Die Stuttgarter Kickers festigten mit dem 3:1 (2:0) über die Zehlendorfer Wespen ihren zweiten Platz im Süden. Lucca Epple und Wolf Wittmund sorgten für die Pausenführung, danach verkürzte Norman Buß für die Berliner, ehe Anton Boomes acht Minuten vor Ende den HTC-Sieg sicherte. Der HC Ludwigsburg drehte 0:2- und 1:3-Rückstände gegen TuS Lichterfelde zur 4:3-Führung um. Nicolas Vogt, Florian Bauer, Philip Bleibaum und Bruno Laumann trafen für die in der zweiten Hälfte aufdrehenden Gastgeber, doch der Sieg war das nicht, denn die Berliner glichen in einem wilden Schlagabtausch noch eine Minute vor Schluss zum 4:4 (0:2)-Endstand aus.
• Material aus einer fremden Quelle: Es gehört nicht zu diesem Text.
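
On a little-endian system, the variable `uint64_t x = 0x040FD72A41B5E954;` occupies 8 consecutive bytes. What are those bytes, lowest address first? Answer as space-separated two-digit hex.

Split into bytes (most-significant first): 04 0F D7 2A 41 B5 E9 54.
Little-endian stores the least-significant byte at the lowest address.
So at ascending addresses the bytes are 54 E9 B5 41 2A D7 0F 04.

54 E9 B5 41 2A D7 0F 04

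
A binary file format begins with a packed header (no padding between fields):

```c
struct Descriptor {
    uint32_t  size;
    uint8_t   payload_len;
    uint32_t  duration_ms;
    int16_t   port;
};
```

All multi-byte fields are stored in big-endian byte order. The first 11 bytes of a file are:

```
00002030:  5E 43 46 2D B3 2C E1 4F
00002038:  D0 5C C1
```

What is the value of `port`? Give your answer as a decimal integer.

23745

`port` follows `size` (4 B), `payload_len` (1 B), `duration_ms` (4 B), so it starts at offset 4 + 1 + 4 = 9 and occupies 2 bytes.
Bytes at offsets 9..10: 5C C1.
Big-endian: lowest address holds the most-significant byte.
The bytes are already most-significant first: 0x5CC1.
0x5CC1 = 23745.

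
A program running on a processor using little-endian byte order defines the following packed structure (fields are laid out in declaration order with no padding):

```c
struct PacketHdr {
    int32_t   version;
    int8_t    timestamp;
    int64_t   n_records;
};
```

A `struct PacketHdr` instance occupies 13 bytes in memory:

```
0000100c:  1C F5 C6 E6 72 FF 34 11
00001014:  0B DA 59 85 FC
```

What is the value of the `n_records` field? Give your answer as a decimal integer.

-250695411225774849

`n_records` follows `version` (4 B), `timestamp` (1 B), so it starts at offset 4 + 1 = 5 and occupies 8 bytes.
Bytes at offsets 5..12: FF 34 11 0B DA 59 85 FC.
Little-endian stores the least-significant byte at the lowest address.
Reassemble most-significant byte first: FC 85 59 DA 0B 11 34 FF → 0xFC8559DA0B1134FF.
Top bit is set, so as a signed 64-bit value this is 0xFC8559DA0B1134FF − 2^64 = -250695411225774849.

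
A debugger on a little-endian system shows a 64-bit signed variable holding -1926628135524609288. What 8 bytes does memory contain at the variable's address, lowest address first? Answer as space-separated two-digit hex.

F8 52 C8 1F EB 3D 43 E5

Two's complement of -1926628135524609288 in 64 bits: 1926628135524609288 = 0x1ABCC214E037AD08; invert → 0xE5433DEB1FC852F7; add 1 → 0xE5433DEB1FC852F8.
Split into bytes (most-significant first): E5 43 3D EB 1F C8 52 F8.
Little-endian stores the least-significant byte at the lowest address.
So at ascending addresses the bytes are F8 52 C8 1F EB 3D 43 E5.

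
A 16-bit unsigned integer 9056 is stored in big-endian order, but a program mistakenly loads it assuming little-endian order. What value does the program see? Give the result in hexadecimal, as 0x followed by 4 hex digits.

0x6023

9056 in 16-bit hexadecimal is 0x2360.
Stored big-endian, the bytes at ascending addresses are 23 60.
Read back as little-endian, the first byte is least significant, giving 0x6023.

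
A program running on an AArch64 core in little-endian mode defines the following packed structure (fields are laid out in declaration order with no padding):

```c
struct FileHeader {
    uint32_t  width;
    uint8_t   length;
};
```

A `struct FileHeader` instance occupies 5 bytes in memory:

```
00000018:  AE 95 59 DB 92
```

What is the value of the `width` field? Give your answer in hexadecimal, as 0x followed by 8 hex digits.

`width` is the first field, at byte offset 0, occupying 4 bytes.
Bytes at offsets 0..3: AE 95 59 DB.
In little-endian order the low byte comes first in memory.
Reassemble most-significant byte first: DB 59 95 AE → 0xDB5995AE.

0xDB5995AE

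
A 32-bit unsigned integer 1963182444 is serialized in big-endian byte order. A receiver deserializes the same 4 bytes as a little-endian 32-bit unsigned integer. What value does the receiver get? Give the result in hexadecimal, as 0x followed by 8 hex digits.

1963182444 in 32-bit hexadecimal is 0x7503C96C.
Stored big-endian, the bytes at ascending addresses are 75 03 C9 6C.
Read back as little-endian, the first byte is least significant, giving 0x6CC90375.

0x6CC90375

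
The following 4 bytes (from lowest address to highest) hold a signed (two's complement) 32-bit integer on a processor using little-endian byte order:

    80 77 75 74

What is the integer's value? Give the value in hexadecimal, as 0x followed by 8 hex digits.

Little-endian: lowest address holds the least-significant byte.
Reassemble most-significant byte first: 74 75 77 80 → 0x74757780.

0x74757780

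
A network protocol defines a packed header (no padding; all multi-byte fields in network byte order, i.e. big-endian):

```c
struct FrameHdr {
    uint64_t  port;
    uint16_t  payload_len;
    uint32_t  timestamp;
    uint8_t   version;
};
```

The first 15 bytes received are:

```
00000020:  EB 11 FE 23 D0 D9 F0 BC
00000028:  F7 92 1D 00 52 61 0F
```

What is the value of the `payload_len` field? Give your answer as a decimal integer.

63378

`payload_len` follows `port` (8 bytes), so it starts at byte offset 8 and occupies 2 bytes.
Bytes at offsets 8..9: F7 92.
Big-endian: lowest address holds the most-significant byte.
The bytes are already most-significant first: 0xF792.
0xF792 = 63378.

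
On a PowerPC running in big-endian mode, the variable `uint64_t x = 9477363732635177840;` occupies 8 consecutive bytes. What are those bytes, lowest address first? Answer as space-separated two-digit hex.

83 86 5C 1A 02 E3 D3 70

9477363732635177840 in hexadecimal, padded to 64 bits, is 0x83865C1A02E3D370.
Split into bytes (most-significant first): 83 86 5C 1A 02 E3 D3 70.
In big-endian order the high byte comes first in memory.
So the memory order matches the most-significant-first order: 83 86 5C 1A 02 E3 D3 70.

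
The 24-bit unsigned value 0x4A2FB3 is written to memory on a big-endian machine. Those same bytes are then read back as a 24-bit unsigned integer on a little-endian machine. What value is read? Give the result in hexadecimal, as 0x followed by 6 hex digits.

0xB32F4A

Stored big-endian, the bytes at ascending addresses are 4A 2F B3.
Read back as little-endian, the first byte is least significant, giving 0xB32F4A.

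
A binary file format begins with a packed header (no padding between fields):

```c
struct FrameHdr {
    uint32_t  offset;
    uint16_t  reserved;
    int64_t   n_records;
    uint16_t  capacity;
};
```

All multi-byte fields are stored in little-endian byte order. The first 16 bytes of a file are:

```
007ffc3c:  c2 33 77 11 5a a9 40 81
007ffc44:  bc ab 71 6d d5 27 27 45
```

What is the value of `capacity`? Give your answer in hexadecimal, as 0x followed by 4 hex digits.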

Fabian Posselt, Luke Cornish, Yannis Szymanski und Maurice Kirchner trafen für TuSLi.

Einen klassischen Fehlstart (0:1 in der 1. Minute) drehte Nord-Spitzenreiter Crefelder HTC gegen DSD Düsseldorf noch zum 2:1-Heimsieg um. Nicolas Acosta unmittelbar vor der Halbzeitpause und Philipp Jansen zum Ende des dritten Viertels trafen für die Platzherren, den Gästen brachte der Traumstart durch Daniele Cioli letztlich nichts. Auch wenn der Großflottbeker THGC weiterhin ungeschlagen ist, vergrößert sich der Abstand der Hanseaten auf Platz eins weiter. Bei Blau-Weiß Köln glich der GTHGC durch Maximilian Baumgardt und Vincent Riemenschneider jeweils Führungen der Gastgeber von Moritz Bongenberg und Jan-Marco Montag zum 2:2 (2:1)-Endstand aus. Für Flottbek war es das dritte Unentschieden im sechsten Spiel.

Ein „überlebenswichtiger erster Sieg“, so Teammanager Tim Aichinger, gelang Schwarz-Weiß Köln gegen den DHC Hannover. Sebastian Lehrke (2), Bela Mayer und Philip Wenzel führten die Hausherren zum 4:0, ehe Robert Stünkel und Christian Bati die Niedersachsen in den letzten drei Minuten noch einmal heranbrachten. Das 4:2 (2:0) sah Aichinger aber vor allem als Verdienst von SW-Torwart Paul Freund, der alle zehn Strafecken der Niedersachsen entschärfte: „Paul hat wieder einmal toll gehalten.“

Der Marienburger SC wähnte sich im Heimspiel gegen Klipper Hamburg auf dem Weg zum nächsten Sieg. Moritz Wierlemann hatte im zweiten Viertel das schnelle 0:1 (Daniel von Drachenfels) zur 2:1-Pausenführung gedreht. Das Resultat hielt sich bis in die Schlussphase, ehe Leon Bernstein und Peter Kohl den Hanseaten noch den 3:2-Erfolg bescherten. Wechselnde Führungen gab es auch zwischen Neuss und Gladbach. Gastgeber Schwarz-Weiß legte durch Krystian Sudol und Finn LangHeinreich ein 2:0 vor, ehe die Cassiem-Brüder Abdud und Mustaphaa für den GHTC zum 2:2-Pausenstand antworteten. Acht Minuten vor Schluss brachte Abdud Cassiem mit einem raffinierten Heber fast von der Grundlinie die Gladbacher erstmals in Führung, ehe der Neusser Routinier Ivo Otto seinen Mannen knapp drei Minuten vor Schluss mit dem 3:3 wenigstens noch einen Punkt rettete.

Im Duell der beiden noch sieglosen Teams ging der THK Rissen als 2:1 (1:0)-Sieger beim Bonner THV vom Platz. Philip Weber und Niklas Kling trafen für die Hamburger, Ole Henke hatte für den Aufsteiger aus dem Westen ausgeglichen. Das Tabellenloch zum Mittelfeldanschluss nimmt für Bonn langsam eine gefährliche Größe an.